A total of 12 ministries, departments and agencies had applied for the supplementary expenditure which is an allocation to the Statutory Fund amounting to RM2,099,876,700; Public Service Department (RM55.6 million); Prime Minister's Department (RM53.4 million) and the Ministry of Works (RM50 million).
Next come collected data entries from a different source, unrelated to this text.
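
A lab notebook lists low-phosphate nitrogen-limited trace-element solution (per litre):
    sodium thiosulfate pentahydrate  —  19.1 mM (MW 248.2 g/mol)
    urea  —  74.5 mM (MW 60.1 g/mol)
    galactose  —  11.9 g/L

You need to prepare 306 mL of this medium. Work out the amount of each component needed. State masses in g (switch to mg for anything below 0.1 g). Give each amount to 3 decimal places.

Working volume: 306 mL = 0.306 L.
sodium thiosulfate pentahydrate: 19.1 mmol/L × 248.2 g/mol × 0.306 L ÷ 1000 = 1.451 g
urea: 74.5 mmol/L × 60.1 g/mol × 0.306 L ÷ 1000 = 1.370 g
galactose: 11.9 g/L × 0.306 L = 3.641 g

sodium thiosulfate pentahydrate 1.451 g; urea 1.370 g; galactose 3.641 g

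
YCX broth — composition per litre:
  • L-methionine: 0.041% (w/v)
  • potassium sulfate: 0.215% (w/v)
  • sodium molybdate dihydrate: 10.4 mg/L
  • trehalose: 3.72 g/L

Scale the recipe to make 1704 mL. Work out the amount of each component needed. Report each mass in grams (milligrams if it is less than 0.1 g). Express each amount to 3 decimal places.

Target volume = 1704 mL = 1.704 L.
L-methionine: 0.041% w/v = 0.41 g/L → 0.41 × 1.704 L = 0.699 g
potassium sulfate: 0.215% w/v = 2.15 g/L → 2.15 × 1.704 L = 3.664 g
sodium molybdate dihydrate: 10.4 mg/L × 1.704 L = 17.722 mg
trehalose: 3.72 g/L × 1.704 L = 6.339 g

L-methionine 0.699 g; potassium sulfate 3.664 g; sodium molybdate dihydrate 17.722 mg; trehalose 6.339 g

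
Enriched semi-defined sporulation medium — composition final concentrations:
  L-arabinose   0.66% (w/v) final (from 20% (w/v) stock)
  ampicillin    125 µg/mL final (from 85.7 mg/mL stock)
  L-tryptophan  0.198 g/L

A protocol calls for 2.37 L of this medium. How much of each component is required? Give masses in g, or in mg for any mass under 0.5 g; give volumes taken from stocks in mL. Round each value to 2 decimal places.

L-arabinose 78.21 mL; ampicillin 3.46 mL; L-tryptophan 469.26 mg

Working volume: 2.37 L.
L-arabinose: dilute stock: 0.66% ÷ 20% × 2370 mL = 78.21 mL
ampicillin: C1V1 = C2V2 → 125 µg/mL × 2370 mL ÷ 85700 µg/mL = 3.46 mL
L-tryptophan: 0.198 g/L × 2.37 L = 0.46926 g = 469.26 mg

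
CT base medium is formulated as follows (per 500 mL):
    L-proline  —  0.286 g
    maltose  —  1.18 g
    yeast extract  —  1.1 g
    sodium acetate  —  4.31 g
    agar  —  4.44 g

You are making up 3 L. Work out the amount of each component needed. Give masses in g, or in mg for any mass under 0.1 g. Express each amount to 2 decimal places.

Scale factor = 3000 mL / 500 mL = 6.
L-proline: 0.286 g × (3000 mL / 500 mL) = 1.72 g
maltose: 1.18 g × (3000 mL / 500 mL) = 7.08 g
yeast extract: 1.1 g × (3000 mL / 500 mL) = 6.60 g
sodium acetate: 4.31 g × (3000 mL / 500 mL) = 25.86 g
agar: 4.44 g × (3000 mL / 500 mL) = 26.64 g

L-proline 1.72 g; maltose 7.08 g; yeast extract 6.60 g; sodium acetate 25.86 g; agar 26.64 g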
In addition, the supplementary expenditure also involved the Ministry of Communications and Multimedia; Foreign Ministry; The Agriculture and Agro-based Industry Ministry; Home Ministry; and the Ministry of Energy, Green Technology and Water. The other ministries included the Ministry of Natural Resources and Environment; Science, Technology and Innovations Ministry; and the Ministry of Urban Wellbeing, Housing and Local Government.